Keşiş kuru dalı alarak uzun zamandır görmediği dünyaya döndü. Dilendiği her kapıdan kendisine verilen su ve yemekten başka hiçbir şey koymadı ağzına. Bazıları ona hiç yüz vermedi, bazı kapılar yüzüne kapandı; tek bir dilim kuru ekmek bile bulamadığı günler oldu.
Bir defasında sabahtan akşama kadar kapı kapı dolaştı; hiç kimse ona ne yiyecek verdi, ne de yatacak yer. Bunun üzerine ormana gitti, sonunda kendine hazır bir mağara buldu. içinde yaşlı bir kadın oturmaktaydı.
"İyi bayan, beni bu geceliğine evinde barındırır mısın?" diye sordu.
"Hayır, istesem de bunu yapamam! Uç tane oğlum var benim! Üçü de gaddardır; kapkaççılığı bitirip eve döndüklerinde seni görürlerse ikimizi de öldürürler" dedi kadın.
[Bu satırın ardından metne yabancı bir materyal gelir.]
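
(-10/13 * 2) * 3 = -60/13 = -4.62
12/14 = 6/7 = 0.86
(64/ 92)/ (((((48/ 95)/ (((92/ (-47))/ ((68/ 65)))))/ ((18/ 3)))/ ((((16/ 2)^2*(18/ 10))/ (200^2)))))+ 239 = 23865679/ 99875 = 238.96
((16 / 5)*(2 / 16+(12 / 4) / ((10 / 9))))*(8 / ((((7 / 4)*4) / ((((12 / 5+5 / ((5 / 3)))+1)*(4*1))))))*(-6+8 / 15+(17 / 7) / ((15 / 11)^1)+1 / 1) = -21753856 / 30625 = -710.33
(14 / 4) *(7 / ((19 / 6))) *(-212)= -31164 / 19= -1640.21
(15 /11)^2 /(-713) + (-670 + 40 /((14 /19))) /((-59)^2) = -0.18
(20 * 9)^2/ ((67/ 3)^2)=291600/ 4489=64.96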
Ama keşiş, "N'olur, bırak da kalayım! Ne sana, ne bana bir şey yapmaz onlar" diye diretti.
Kadın ona acıdı ve razı oldu. Adam da merdiven altına yattı, başının altına da yastık niyetine bir odun kütüğü koydu.
Yaşlı kadın ona başına gelenleri sorduğunda keşiş, Tanrı'yı gücendirdiğini, çünkü darağacına götürülmekte olan bir adam için "Hak ettiği cezayı çeksin" dediğini anlattı.
Yaşlı kadın ağlamaya başladı ve "Ah, Tanrı bir yanlış söz için birini bu kadar cezalandırırsa, yarın öbür gün onun huzuruna çıkacak olan oğullarıma neler yapmaz ki" diye sızlandı.
Gece yarısı haydutlar patırtı gürültüyle eve geldiler. Ateş yakınca mağara aydınlandı; merdiven altında yatmakta olan adamı görünce hiddetten küplere bindiler ve analarını çağırarak:
"Kim bu adam? Sana yabancı birini içeri almayı yasaklamadık mı?" diye bağırdılar.
Anaları, "Bırakın onu; o, zavallı bir günahkâr; işlediği suçun cezasını çekiyor" dedi.
Haydutlar, "Ne yapmış ki?" diye sordular. "Anlat bize işlediği suçları!"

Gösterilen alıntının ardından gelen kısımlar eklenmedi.